Published in Talent News and Review September 2012
"Bell House" sign is visible and family in front includes Amanda (second from right) and Thomas Jefferson Bell on the left. Note the water tower in the background that is long gone 


The Bell
by Jan Wright
The dwelling that stands in the midst of commercial buildings next to TARKS' (now Ray's) parking lot in the downtown area was probably built about 1897 by the Hanscom family. It is known as “The Bell House” or simply “The Bell” after Thomas Jefferson Bell and his wife, Amanda, who purchased it in 1907. The Bell family operated a boarding house and restaurant where Amanda did the cooking and cleaning and her husband, “Jeff” was the baker, making bread and sweets for the boarders. Single orchard and farm workers who boarded there found the house welcoming, comfortable, and located close to work. Anyone could stop by the restaurant and get a hardy meal for dinner or supper. In the Jim Briner diaries, oyster soup and pies were the only entrees mentioned by name from the menu at the Bell.
Thomas Jefferson Bell was from Missouri coming to Oregon by wagon train after the Civil War. He and his family lived on a homestead north of Suncrest Orchard across Bear Creek before moving into town. Bell wore a beard which was frequently stained with tobacco juice. He liked to show off his surgically-removed appendix which he had on display in a jar.

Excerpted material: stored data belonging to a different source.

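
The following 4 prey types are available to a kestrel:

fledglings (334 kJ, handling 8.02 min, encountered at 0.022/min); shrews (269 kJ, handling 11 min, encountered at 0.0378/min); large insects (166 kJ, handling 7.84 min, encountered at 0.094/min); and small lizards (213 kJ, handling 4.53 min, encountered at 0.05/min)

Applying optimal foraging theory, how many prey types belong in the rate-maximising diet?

Rank by E/h (kJ/min): small lizards 47, fledglings 41.6, shrews 24.5, large insects 21.2. Include each in turn until the next type's E/h falls below the running intake rate.
Rate on top 1: 8.683. fledglings: 41.6 > 8.683 → include.
Rate on top 2: 12.83. shrews: 24.5 > 12.83 → include.
Rate on top 3: 15.49. large insects: 21.2 > 15.49 → include.
Optimal diet: small lizards, fledglings, shrews, large insects — 4 of 4 types.

4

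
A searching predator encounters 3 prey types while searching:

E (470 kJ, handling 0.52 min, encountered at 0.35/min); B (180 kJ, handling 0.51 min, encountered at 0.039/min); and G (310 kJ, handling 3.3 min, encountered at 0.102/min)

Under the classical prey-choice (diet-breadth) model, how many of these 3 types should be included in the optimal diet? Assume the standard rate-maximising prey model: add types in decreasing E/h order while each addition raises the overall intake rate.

2

Rank by E/h (kJ/min): E 904, B 353, G 93.9. Include each in turn until the next type's E/h falls below the running intake rate.
Rate on top 1: 139.2. B: 353 > 139.2 → include.
Rate on top 2: 142.7. G: 93.9 < 142.7 → exclude; stop.
Optimal diet: E, B — 2 of 3 types.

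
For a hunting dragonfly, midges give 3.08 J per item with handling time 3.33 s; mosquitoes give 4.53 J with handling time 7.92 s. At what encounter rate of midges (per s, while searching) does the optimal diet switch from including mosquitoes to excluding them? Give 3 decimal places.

0.487 per s

At the threshold, the rate on midges alone equals the profitability of mosquitoes: λ·3.08/(1 + λ·3.33) = 4.53/7.92 = 0.572.
Rearranging, λ(3.08 − 0.572×3.33) = 0.572, so λ = 0.572/1.175 = 0.4866 per s.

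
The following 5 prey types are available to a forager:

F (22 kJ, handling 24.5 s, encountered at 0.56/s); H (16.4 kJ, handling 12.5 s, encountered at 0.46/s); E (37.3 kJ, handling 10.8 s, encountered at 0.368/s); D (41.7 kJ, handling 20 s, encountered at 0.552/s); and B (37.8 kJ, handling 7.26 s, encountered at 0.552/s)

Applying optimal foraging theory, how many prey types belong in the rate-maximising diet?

Profitabilities (E/h, kJ/s): B 5.21, E 3.45, D 2.08, H 1.31, F 0.898. Add prey in this order while the next type's profitability exceeds the intake rate on those already taken.
Rate on top 1: 4.167. E: 3.45 < 4.167 → exclude; stop.
Optimal diet: B — 1 of 5 types.

1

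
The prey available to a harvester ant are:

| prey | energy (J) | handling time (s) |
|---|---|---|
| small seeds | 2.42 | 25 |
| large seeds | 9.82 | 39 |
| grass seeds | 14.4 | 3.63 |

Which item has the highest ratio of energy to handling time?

In descending order of E/h:
grass seeds: 14.4/3.63 = 3.97 J/s
large seeds: 9.82/39 = 0.252 J/s
small seeds: 2.42/25 = 0.0968 J/s

grass seeds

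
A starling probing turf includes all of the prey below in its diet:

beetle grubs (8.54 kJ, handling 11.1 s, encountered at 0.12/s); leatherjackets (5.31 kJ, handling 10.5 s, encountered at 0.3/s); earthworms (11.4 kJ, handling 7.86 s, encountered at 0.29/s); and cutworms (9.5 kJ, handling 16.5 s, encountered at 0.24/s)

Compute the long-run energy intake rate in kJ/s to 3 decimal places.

Energy encountered per unit search time: 0.12×8.54 + 0.3×5.31 + 0.29×11.4 + 0.24×9.5 = 8.204 kJ/s.
Handling time per unit search time: 0.12×11.1 + 0.3×10.5 + 0.29×7.86 + 0.24×16.5 = 10.72.
Rate = 8.204/(1 + 10.72) = 0.6999 kJ/s.

0.700 kJ/s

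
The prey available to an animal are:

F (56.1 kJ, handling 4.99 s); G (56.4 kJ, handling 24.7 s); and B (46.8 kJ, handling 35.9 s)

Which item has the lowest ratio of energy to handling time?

B

Profitability E/h (kJ/s): F = 56.1/4.99 = 11.2, G = 56.4/24.7 = 2.28, B = 46.8/35.9 = 1.3.
Ranked: F > G > B.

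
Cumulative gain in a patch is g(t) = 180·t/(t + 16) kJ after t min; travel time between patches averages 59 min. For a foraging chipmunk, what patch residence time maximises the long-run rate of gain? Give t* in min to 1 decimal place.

30.7 min

Maximise g(t)/(T+t): set derivative to zero → g'(t)(T+t) = g(t).
g'(t) = 180·16/(t + 16)². Setting 180·16/(t+16)² = 180t/[(t+16)(59+t)] gives 16(59+t) = t(t+16), so t² = 16×59 = 944.
t* = √944 = 30.72 min.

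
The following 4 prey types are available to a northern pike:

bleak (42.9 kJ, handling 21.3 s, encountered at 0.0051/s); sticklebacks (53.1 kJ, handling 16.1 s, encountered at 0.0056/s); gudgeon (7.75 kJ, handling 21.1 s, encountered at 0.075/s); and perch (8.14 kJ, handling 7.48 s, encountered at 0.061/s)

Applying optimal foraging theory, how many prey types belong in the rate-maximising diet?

3

Profitabilities (E/h, kJ/s): sticklebacks 3.3, bleak 2.01, perch 1.09, gudgeon 0.367. Add prey in this order while the next type's profitability exceeds the intake rate on those already taken.
Rate on top 1: 0.2728. bleak: 2.01 > 0.2728 → include.
Rate on top 2: 0.4306. perch: 1.09 > 0.4306 → include.
Rate on top 3: 0.6119. gudgeon: 0.367 < 0.6119 → exclude; stop.
Optimal diet: sticklebacks, bleak, perch — 3 of 4 types.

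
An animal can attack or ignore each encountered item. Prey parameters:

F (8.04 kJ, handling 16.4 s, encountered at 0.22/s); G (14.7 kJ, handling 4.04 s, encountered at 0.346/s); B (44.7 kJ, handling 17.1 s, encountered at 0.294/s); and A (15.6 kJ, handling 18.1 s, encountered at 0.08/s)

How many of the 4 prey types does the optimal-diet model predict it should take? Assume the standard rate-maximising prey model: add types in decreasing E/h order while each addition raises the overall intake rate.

E/h in descending order: G 3.64, B 2.61, A 0.862, F 0.49 kJ/s. The optimal diet is the largest prefix of this list for which every included type satisfies E_i/h_i > R on the types above it.
Rate on top 1: 2.121. B: 2.61 > 2.121 → include.
Rate on top 2: 2.455. A: 0.862 < 2.455 → exclude; stop.
Optimal diet: G, B — 2 of 4 types.

2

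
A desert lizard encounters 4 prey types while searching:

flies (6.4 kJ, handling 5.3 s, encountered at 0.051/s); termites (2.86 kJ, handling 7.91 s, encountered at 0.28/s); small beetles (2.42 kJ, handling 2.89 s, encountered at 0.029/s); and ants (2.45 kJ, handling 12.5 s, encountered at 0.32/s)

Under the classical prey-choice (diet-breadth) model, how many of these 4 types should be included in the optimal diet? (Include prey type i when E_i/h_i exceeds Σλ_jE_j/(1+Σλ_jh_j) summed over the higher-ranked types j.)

Profitabilities (E/h, kJ/s): flies 1.21, small beetles 0.837, termites 0.362, ants 0.196. Add prey in this order while the next type's profitability exceeds the intake rate on those already taken.
Rate on top 1: 0.2569. small beetles: 0.837 > 0.2569 → include.
Rate on top 2: 0.2929. termites: 0.362 > 0.2929 → include.
Rate on top 3: 0.3355. ants: 0.196 < 0.3355 → exclude; stop.
Optimal diet: flies, small beetles, termites — 3 of 4 types.

3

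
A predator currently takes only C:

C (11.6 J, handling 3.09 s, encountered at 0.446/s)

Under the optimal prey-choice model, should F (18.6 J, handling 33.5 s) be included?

On C alone, R = ΣλE/(1+Σλh) = 5.174/2.378 = 2.175 J/s.
F: E/h = 18.6/33.5 = 0.5552 J/s.
Since 0.5552 < R, time spent handling F is better spent searching.

No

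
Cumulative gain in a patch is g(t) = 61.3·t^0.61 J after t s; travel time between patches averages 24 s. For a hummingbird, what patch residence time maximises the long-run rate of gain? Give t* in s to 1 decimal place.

37.5 s

Maximise g(t)/(T+t): set derivative to zero → g'(t)(T+t) = g(t).
g'(t) = 0.61·61.3·t^-0.39. Setting 0.61·61.3·t^-0.39 = 61.3·t^0.61/(24+t) gives 0.61(24+t) = t, so 0.39·t = 0.61×24.
t* = 0.61×24/0.39 = 37.54 s.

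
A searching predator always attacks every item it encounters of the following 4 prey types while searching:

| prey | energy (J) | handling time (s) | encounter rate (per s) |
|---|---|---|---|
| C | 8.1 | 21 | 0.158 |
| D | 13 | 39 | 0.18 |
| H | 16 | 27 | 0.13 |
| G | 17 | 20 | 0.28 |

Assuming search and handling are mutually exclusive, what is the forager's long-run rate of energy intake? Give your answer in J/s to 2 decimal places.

0.51 J/s

Energy encountered per unit search time: 0.158×8.1 + 0.18×13 + 0.13×16 + 0.28×17 = 10.46 J/s.
Handling time per unit search time: 0.158×21 + 0.18×39 + 0.13×27 + 0.28×20 = 19.45.
Rate = 10.46/(1 + 19.45) = 0.5115 J/s.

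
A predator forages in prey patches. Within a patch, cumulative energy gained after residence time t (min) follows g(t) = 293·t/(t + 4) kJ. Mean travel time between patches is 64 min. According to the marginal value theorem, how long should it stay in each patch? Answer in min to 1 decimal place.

16.0 min

Maximise g(t)/(T+t): set derivative to zero → g'(t)(T+t) = g(t).
g'(t) = 293·4/(t + 4)². Setting 293·4/(t+4)² = 293t/[(t+4)(64+t)] gives 4(64+t) = t(t+4), so t² = 4×64 = 256.
t* = √256 = 16 min.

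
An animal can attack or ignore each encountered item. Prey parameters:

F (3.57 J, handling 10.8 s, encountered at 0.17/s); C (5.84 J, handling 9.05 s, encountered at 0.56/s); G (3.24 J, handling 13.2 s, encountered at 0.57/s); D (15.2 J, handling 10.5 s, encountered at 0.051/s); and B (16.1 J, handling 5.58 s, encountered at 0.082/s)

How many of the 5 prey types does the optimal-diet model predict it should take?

E/h in descending order: B 2.89, D 1.45, C 0.645, F 0.331, G 0.245 J/s. The optimal diet is the largest prefix of this list for which every included type satisfies E_i/h_i > R on the types above it.
Rate on top 1: 0.9058. D: 1.45 > 0.9058 → include.
Rate on top 2: 1.051. C: 0.645 < 1.051 → exclude; stop.
Optimal diet: B, D — 2 of 5 types.

2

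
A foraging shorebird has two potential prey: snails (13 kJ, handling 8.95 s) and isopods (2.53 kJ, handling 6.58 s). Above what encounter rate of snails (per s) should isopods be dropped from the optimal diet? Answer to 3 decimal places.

At the threshold, the rate on snails alone equals the profitability of isopods: λ·13/(1 + λ·8.95) = 2.53/6.58 = 0.3845.
Rearranging, λ(13 − 0.3845×8.95) = 0.3845, so λ = 0.3845/9.559 = 0.04022 per s.

0.040 per s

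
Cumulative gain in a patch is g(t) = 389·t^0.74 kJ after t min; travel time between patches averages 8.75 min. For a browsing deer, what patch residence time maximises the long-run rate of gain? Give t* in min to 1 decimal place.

24.9 min

Maximise g(t)/(T+t): set derivative to zero → g'(t)(T+t) = g(t).
g'(t) = 0.74·389·t^-0.26. Setting 0.74·389·t^-0.26 = 389·t^0.74/(8.75+t) gives 0.74(8.75+t) = t, so 0.26·t = 0.74×8.75.
t* = 0.74×8.75/0.26 = 24.9 min.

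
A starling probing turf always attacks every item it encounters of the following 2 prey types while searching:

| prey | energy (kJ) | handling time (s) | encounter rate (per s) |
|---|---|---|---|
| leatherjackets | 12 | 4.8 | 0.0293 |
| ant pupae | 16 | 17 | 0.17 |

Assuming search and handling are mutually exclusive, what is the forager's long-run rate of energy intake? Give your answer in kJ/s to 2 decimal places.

0.76 kJ/s

Energy encountered per unit search time: 0.0293×12 + 0.17×16 = 3.072 kJ/s.
Handling time per unit search time: 0.0293×4.8 + 0.17×17 = 3.031.
Rate = 3.072/(1 + 3.031) = 0.7621 kJ/s.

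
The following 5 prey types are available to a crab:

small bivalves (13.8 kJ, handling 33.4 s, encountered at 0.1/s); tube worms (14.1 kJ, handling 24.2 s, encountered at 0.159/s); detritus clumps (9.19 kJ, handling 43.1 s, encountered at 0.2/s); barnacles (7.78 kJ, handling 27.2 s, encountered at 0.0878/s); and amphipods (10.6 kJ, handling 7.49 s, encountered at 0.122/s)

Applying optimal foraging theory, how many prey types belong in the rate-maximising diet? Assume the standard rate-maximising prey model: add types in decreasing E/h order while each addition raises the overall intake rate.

Rank by E/h (kJ/s): amphipods 1.42, tube worms 0.583, small bivalves 0.413, barnacles 0.286, detritus clumps 0.213. Include each in turn until the next type's E/h falls below the running intake rate.
Rate on top 1: 0.6757. tube worms: 0.583 < 0.6757 → exclude; stop.
Optimal diet: amphipods — 1 of 5 types.

1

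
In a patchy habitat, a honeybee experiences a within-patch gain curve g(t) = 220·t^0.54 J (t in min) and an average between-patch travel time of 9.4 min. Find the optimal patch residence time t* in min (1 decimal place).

11.0 min

Optimal t* satisfies g'(t*) = g(t*)/(T + t*).
g'(t) = 0.54·220·t^-0.46. Setting 0.54·220·t^-0.46 = 220·t^0.54/(9.4+t) gives 0.54(9.4+t) = t, so 0.46·t = 0.54×9.4.
t* = 0.54×9.4/0.46 = 11.03 min.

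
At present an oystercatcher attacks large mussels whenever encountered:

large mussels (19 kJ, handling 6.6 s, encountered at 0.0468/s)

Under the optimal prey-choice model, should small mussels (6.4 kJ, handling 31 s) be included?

Intake rate on the current diet: R = (0.0468×19) / (1 + 0.0468×6.6) = 0.8892/1.309 = 0.6794 kJ/s.
Profitability of small mussels: 6.4/31 = 0.2065 kJ/s.
0.2065 < 0.6794, so adding small mussels would lower the average — exclude it.

No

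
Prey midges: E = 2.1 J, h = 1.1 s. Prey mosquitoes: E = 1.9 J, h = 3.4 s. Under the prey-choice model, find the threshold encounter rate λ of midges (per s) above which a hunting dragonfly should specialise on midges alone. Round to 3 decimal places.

The zero-one rule: include mosquitoes iff E₂/h₂ > λE₁/(1+λh₁). Equality gives the switch point.
λE₁h₂ = E₂ + λE₂h₁ ⇒ λ = E₂/(E₁h₂ − E₂h₁) = 1.9/(7.14 − 2.09) = 0.3762 per s.

0.376 per s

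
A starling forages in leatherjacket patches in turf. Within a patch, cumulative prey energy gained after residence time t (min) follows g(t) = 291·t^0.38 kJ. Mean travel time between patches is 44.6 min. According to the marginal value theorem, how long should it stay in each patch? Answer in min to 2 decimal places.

Optimal t* satisfies g'(t*) = g(t*)/(T + t*).
g'(t) = 0.38·291·t^-0.62. Setting 0.38·291·t^-0.62 = 291·t^0.38/(44.6+t) gives 0.38(44.6+t) = t, so 0.62·t = 0.38×44.6.
t* = 0.38×44.6/0.62 = 27.34 min.

27.34 min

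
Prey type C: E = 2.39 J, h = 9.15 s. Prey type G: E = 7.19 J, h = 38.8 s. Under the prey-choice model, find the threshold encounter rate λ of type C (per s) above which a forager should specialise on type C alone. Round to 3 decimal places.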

Amanda was Bell’s second wife. She had been tried as an accomplice to the murder of her former husband, Lewis McDaniel, but was acquitted. The man found guilty of the deed, Lewis O’Neil, was the last person to be executed by hanging in Jackson County. Amanda’s sweet face did not reveal the mystery behind her involvement and her relationship with O’Neil. In a 1924 interview with historian Fred Lockley, she said her name had been McDonald instead of McDaniel. Her obituary did not mention McDaniel or anything about her close call with the law. It is doubtful that the boarders or restaurant goers in Talent knew of her past as she served their meals and made their beds each day. Bell family tradition says that Jeff Bell was on the jury that acquitted her, though public records do not substantiate that as a fact.
The Bell continued to operate as a boarding house and restaurant until about 1916. The house was sold to Thomas and Cora Lamb in 1927 and was passed on “with love and affection”to their daughter, Katie Lamb Estes. Mrs. Estes lived in the house until the 1970s. Since that time it has been remodeled and partially restored to it's original integrity by the current owners. Some of the surrounding grounds have been lost to the commercial building on the right and by Tarks parking lot on the left but the essential design of the house remains as do the old grape vines on the side. 


Bert and Bessie Bell at the Bell house in Talent. Notice the bay window and the side door on the porch.
The bay window was taken out at some point and restored by the current owners.
The other thing that interests me about this photo is how truly rural and uninhabited the background looks!  Another thing is the tiny waist of Bessie Bell.